Friday, July 29, 2011

CAPTAIN AMERICA: THE FIRST AVENGER

I love a good pulp. I love those thrilling wonder stories of days gone by, of larger than-life-heroes fighting to vanquish diabolical foes against insurmountable odds. Perhaps it is because I grew up in a world where evil is painted with a subtler hue that I harken for this simpler time. Of course, I know that this ‘simpler time’ never truly existed, but sometimes it is fun to pretend.

It’s 1942, and Steve Rogers (Chris Evans), an earnest but physically puny man, wants to enlist and help fight the Nazis. But he’s a 4F, and is turned away again and again. Then one day he is approached by a scientist (Stanley Tucci). The good doctor gives him the chance of a lifetime, to be injected with a super-serum that will give him the body to achieve his ambitions! He becomes, quite literally, Audie Murphy on steroids. Soon he’s waging an all out campaign to stop super-Nazi Red Skull (Hugo Weaving) from taking over the world.

I really like the villian, the Red Skull. What a great name, what a great look! It’s evil with a capital ‘E’ and a couple exclamation points thrown in. He has a fun scene at a monastery early in the film that feels straight out of Hellboy or Indiana Jones.

The steam-punk angle was fun. I always love seeing ray-guns in movies, though I was slightly disappointed that I didn't see the victims skeletons glow for a split-second before disintegration.

If I had one complaint about the film is that it’s a little too efficient for it’s own good.
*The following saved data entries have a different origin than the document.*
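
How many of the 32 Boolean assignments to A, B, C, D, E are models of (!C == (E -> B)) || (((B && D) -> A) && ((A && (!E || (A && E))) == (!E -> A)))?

27

Initial set: {((!C == (E -> B)) || (((B && D) -> A) && ((A && (!E || (A && E))) == (!E -> A))))}.
((!C == (E -> B)) || (((B && D) -> A) && ((A && (!E || (A && E))) == (!E -> A)))): β-rule — branch into (!C == (E -> B))  //  (((B && D) -> A) && ((A && (!E || (A && E))) == (!E -> A))).
  branch 1 (add (!C == (E -> B))):
    (!C == (E -> B)): β-rule — branch into !C, (E -> B)  //  !!C, !(E -> B).
      branch 1.1 (add !C, (E -> B)):
        (E -> B): β-rule — branch into !E  //  B.
          branch 1.1.1 (add !E):
            ○ open, literals {C=F, E=F}.
          branch 1.1.2 (add B):
            ○ open, literals {B=T, C=F}.
      branch 1.2 (add !!C, !(E -> B)):
        !(E -> B): α-rule — add E, !B.
        ○ open, literals {B=F, C=T, E=T}.
  branch 2 (add (((B && D) -> A) && ((A && (!E || (A && E))) == (!E -> A)))):
    (((B && D) -> A) && ((A && (!E || (A && E))) == (!E -> A))): α-rule — add ((B && D) -> A), ((A && (!E || (A && E))) == (!E -> A)).
    ((B && D) -> A): β-rule — branch into !(B && D)  //  A.
      branch 2.1 (add !(B && D)):
        ((A && (!E || (A && E))) == (!E -> A)): β-rule — branch into (A && (!E || (A && E))), (!E -> A)  //  !(A && (!E || (A && E))), !(!E -> A).
          branch 2.1.1 (add (A && (!E || (A && E))), (!E -> A)):
            (A && (!E || (A && E))): α-rule — add A, (!E || (A && E)).
            !(B && D): β-rule — branch into !B  //  !D.
              branch 2.1.1.1 (add !B):
                (!E -> A): β-rule — branch into !!E  //  A.
                  branch 2.1.1.1.1 (add !!E):
                    (!E || (A && E)): β-rule — branch into !E  //  (A && E).
                      branch 2.1.1.1.1.1 (add !E):
                        × closes — contains both E and !E.
                      branch 2.1.1.1.1.2 (add (A && E)):
                        (A && E): α-rule — add A, E.
                        ○ open, literals {A=T, B=F, E=T}.
                  branch 2.1.1.1.2 (add A):
                    (!E || (A && E)): β-rule — branch into !E  //  (A && E).
                      branch 2.1.1.1.2.1 (add !E):
                        ○ open, literals {A=T, B=F, E=F}.
                      branch 2.1.1.1.2.2 (add (A && E)):
                        (A && E): α-rule — add A, E.
                        ○ open, literals {A=T, B=F, E=T}.
              branch 2.1.1.2 (add !D):
                (!E -> A): β-rule — branch into !!E  //  A.
                  branch 2.1.1.2.1 (add !!E):
                    (!E || (A && E)): β-rule — branch into !E  //  (A && E).
                      branch 2.1.1.2.1.1 (add !E):
                        × closes — contains both E and !E.
                      branch 2.1.1.2.1.2 (add (A && E)):
                        (A && E): α-rule — add A, E.
                        ○ open, literals {A=T, D=F, E=T}.
                  branch 2.1.1.2.2 (add A):
                    (!E || (A && E)): β-rule — branch into !E  //  (A && E).
                      branch 2.1.1.2.2.1 (add !E):
                        ○ open, literals {A=T, D=F, E=F}.
                      branch 2.1.1.2.2.2 (add (A && E)):
                        (A && E): α-rule — add A, E.
                        ○ open, literals {A=T, D=F, E=T}.
          branch 2.1.2 (add !(A && (!E || (A && E))), !(!E -> A)):
            !(!E -> A): α-rule — add !E, !A.
            !(B && D): β-rule — branch into !B  //  !D.
              branch 2.1.2.1 (add !B):
                !(A && (!E || (A && E))): β-rule — branch into !A  //  !(!E || (A && E)).
                  branch 2.1.2.1.1 (add !A):
                    ○ open, literals {A=F, B=F, E=F}.
                  branch 2.1.2.1.2 (add !(!E || (A && E))):
                    !(!E || (A && E)): α-rule — add !!E, !(A && E).
                    × closes — contains both E and !E.
              branch 2.1.2.2 (add !D):
                !(A && (!E || (A && E))): β-rule — branch into !A  //  !(!E || (A && E)).
                  branch 2.1.2.2.1 (add !A):
                    ○ open, literals {A=F, D=F, E=F}.
                  branch 2.1.2.2.2 (add !(!E || (A && E))):
                    !(!E || (A && E)): α-rule — add !!E, !(A && E).
                    × closes — contains both E and !E.
      branch 2.2 (add A):
        ((A && (!E || (A && E))) == (!E -> A)): β-rule — branch into (A && (!E || (A && E))), (!E -> A)  //  !(A && (!E || (A && E))), !(!E -> A).
          branch 2.2.1 (add (A && (!E || (A && E))), (!E -> A)):
            (A && (!E || (A && E))): α-rule — add A, (!E || (A && E)).
            (!E -> A): β-rule — branch into !!E  //  A.
              branch 2.2.1.1 (add !!E):
                (!E || (A && E)): β-rule — branch into !E  //  (A && E).
                  branch 2.2.1.1.1 (add !E):
                    × closes — contains both E and !E.
                  branch 2.2.1.1.2 (add (A && E)):
                    (A && E): α-rule — add A, E.
                    ○ open, literals {A=T, E=T}.
              branch 2.2.1.2 (add A):
                (!E || (A && E)): β-rule — branch into !E  //  (A && E).
                  branch 2.2.1.2.1 (add !E):
                    ○ open, literals {A=T, E=F}.
                  branch 2.2.1.2.2 (add (A && E)):
                    (A && E): α-rule — add A, E.
                    ○ open, literals {A=T, E=T}.
          branch 2.2.2 (add !(A && (!E || (A && E))), !(!E -> A)):
            !(!E -> A): α-rule — add !E, !A.
            × closes — contains both A and !A.
6 branches closed, 14 open.
Each open branch fixes some atoms; the unmentioned ones are free. Counting distinct full assignments: branch {C=F, E=F} (A, B, D) contributes 8 new; branch {B=T, C=F} (A, D, E) contributes 4 new; branch {B=F, C=T, E=T} (A, D) contributes 4 new; branch {A=T, B=F, E=T} (C, D) contributes 2 new; branch {A=T, B=F, E=F} (C, D) contributes 2 new; branch {A=T, B=F, E=T} (C, D) contributes 0 new; branch {A=T, D=F, E=T} (B, C) contributes 1 new; branch {A=T, D=F, E=F} (B, C) contributes 1 new; branch {A=T, D=F, E=T} (B, C) contributes 0 new; branch {A=F, B=F, E=F} (C, D) contributes 2 new; branch {A=F, D=F, E=F} (B, C) contributes 1 new; branch {A=T, E=T} (B, C, D) contributes 1 new; branch {A=T, E=F} (B, C, D) contributes 1 new; branch {A=T, E=T} (B, C, D) contributes 0 new. Total: 27.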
The second half seems to never leave montage mode. Meaning that potentially fun sub-plots, like the romance, or the camaraderie among the troops it heavily short changed. One never really gets a sense of what it felt like to be Captain America on this campaign.

“Captain America” is the latest film in the Marvel cinematic universe. An attempt to bring a singular continuity to the company's big-screen adaptations. These films are meant to be interdependent with each other, though they sometimes go out of the way to remind us that they all take place in the same universe. Director Joe Johnson handles the obligatory synergy by relegating it into this film's bookends. It's a smart approach as it allows for a tragic element we usually don't see in summer films.
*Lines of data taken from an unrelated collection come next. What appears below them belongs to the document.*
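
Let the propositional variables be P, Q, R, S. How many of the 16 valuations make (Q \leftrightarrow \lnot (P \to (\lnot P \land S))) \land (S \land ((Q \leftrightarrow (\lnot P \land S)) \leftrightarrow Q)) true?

2

Initial set: {((Q \leftrightarrow \lnot (P \to (\lnot P \land S))) \land (S \land ((Q \leftrightarrow (\lnot P \land S)) \leftrightarrow Q)))}.
((Q \leftrightarrow \lnot (P \to (\lnot P \land S))) \land (S \land ((Q \leftrightarrow (\lnot P \land S)) \leftrightarrow Q))): α-rule — add (Q \leftrightarrow \lnot (P \to (\lnot P \land S))), (S \land ((Q \leftrightarrow (\lnot P \land S)) \leftrightarrow Q)).
(S \land ((Q \leftrightarrow (\lnot P \land S)) \leftrightarrow Q)): α-rule — add S, ((Q \leftrightarrow (\lnot P \land S)) \leftrightarrow Q).
(Q \leftrightarrow \lnot (P \to (\lnot P \land S))): β-rule — branch into Q, \lnot (P \to (\lnot P \land S))  //  \lnot Q, \lnot \lnot (P \to (\lnot P \land S)).
  branch 1 (add Q, \lnot (P \to (\lnot P \land S))):
    \lnot (P \to (\lnot P \land S)): α-rule — add P, \lnot (\lnot P \land S).
    ((Q \leftrightarrow (\lnot P \land S)) \leftrightarrow Q): β-rule — branch into (Q \leftrightarrow (\lnot P \land S)), Q  //  \lnot (Q \leftrightarrow (\lnot P \land S)), \lnot Q.
      branch 1.1 (add (Q \leftrightarrow (\lnot P \land S)), Q):
        \lnot (\lnot P \land S): β-rule — branch into \lnot \lnot P  //  \lnot S.
          branch 1.1.1 (add \lnot \lnot P):
            (Q \leftrightarrow (\lnot P \land S)): β-rule — branch into Q, (\lnot P \land S)  //  \lnot Q, \lnot (\lnot P \land S).
              branch 1.1.1.1 (add Q, (\lnot P \land S)):
                (\lnot P \land S): α-rule — add \lnot P, S.
                × closes — contains both P and \lnot P.
              branch 1.1.1.2 (add \lnot Q, \lnot (\lnot P \land S)):
                × closes — contains both Q and \lnot Q.
          branch 1.1.2 (add \lnot S):
            × closes — contains both S and \lnot S.
      branch 1.2 (add \lnot (Q \leftrightarrow (\lnot P \land S)), \lnot Q):
        × closes — contains both Q and \lnot Q.
  branch 2 (add \lnot Q, \lnot \lnot (P \to (\lnot P \land S))):
    ((Q \leftrightarrow (\lnot P \land S)) \leftrightarrow Q): β-rule — branch into (Q \leftrightarrow (\lnot P \land S)), Q  //  \lnot (Q \leftrightarrow (\lnot P \land S)), \lnot Q.
      branch 2.1 (add (Q \leftrightarrow (\lnot P \land S)), Q):
        × closes — contains both Q and \lnot Q.
      branch 2.2 (add \lnot (Q \leftrightarrow (\lnot P \land S)), \lnot Q):
        \lnot \lnot (P \to (\lnot P \land S)): β-rule — branch into \lnot P  //  (\lnot P \land S).
          branch 2.2.1 (add \lnot P):
            \lnot (Q \leftrightarrow (\lnot P \land S)): β-rule — branch into Q, \lnot (\lnot P \land S)  //  \lnot Q, (\lnot P \land S).
              branch 2.2.1.1 (add Q, \lnot (\lnot P \land S)):
                × closes — contains both Q and \lnot Q.
              branch 2.2.1.2 (add \lnot Q, (\lnot P \land S)):
                (\lnot P \land S): α-rule — add \lnot P, S.
                ○ open, literals {P=0, Q=0, S=1}.
          branch 2.2.2 (add (\lnot P \land S)):
            (\lnot P \land S): α-rule — add \lnot P, S.
            \lnot (Q \leftrightarrow (\lnot P \land S)): β-rule — branch into Q, \lnot (\lnot P \land S)  //  \lnot Q, (\lnot P \land S).
              branch 2.2.2.1 (add Q, \lnot (\lnot P \land S)):
                × closes — contains both Q and \lnot Q.
              branch 2.2.2.2 (add \lnot Q, (\lnot P \land S)):
                (\lnot P \land S): α-rule — add \lnot P, S.
                ○ open, literals {P=0, Q=0, S=1}.
7 branches closed, 2 open.
Each open branch fixes some atoms; the unmentioned ones are free. Counting distinct full assignments: branch {P=0, Q=0, S=1} (R) contributes 2 new; branch {P=0, Q=0, S=1} (R) contributes 0 new. Total: 2.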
It’s a good film, but it never gains the forward momentum of sci-fi pulp masterpieces such as “Raiders of the Lost Ark,” “Sky Captain and The World of Tomorrow” or the more recent “Hellboy 2.” But it’s still fun nostalgia, and hey, it’s politically correct too.

Grade: B-

Tuesday, July 12, 2011

TREE OF LIFE

Allow me to be frank. Tarence Malicks new film Tree of Life is wasted on the big screen. It is a film that, especially in it’s wilder moments, demands an IMAX presentation. However, since Tree is not a big-budget tent-poll like Super 8 we are going to have to make due.

The film is slightly off-putting in it’s boldness. Near the beginning there is a breathtaking 15 or so minute sequence that is just the creation of the universe and the evolution of life on Earth. But the film is not simply about making the human experience feel insignificant next to the colossal sweep of time. It is about youth, and innocence.

The film eventually settles down a little bit an becomes about a boy named Jack (Hunter McCracken) growing up in 50’s Texas, from the moment of his birth till about the age of 10. Through the eyes of a child, the grown-up world is as strange and secret as God is to an adult. The world of this film is full of fragments. A baby playing with bubbles. The aftermath of a fire. Playing after school. The father (Brad Pitt) playing the organ at Church.

Yet the film is not frustrating in any sense. Everything is clear and unclear at the same time. It is an ode to the mystery of life. A meditation. A prayer. It is achingly intimate and auto-biographical, yet it never selfishly so. I find it fascinating that the film leaves room for the audience to think about their own childhood. How it compares and contrasts to the boy in the film. It is a childhood transcribed moment for moment onto celluloid, with all the purity, fear and wonder achingly intact.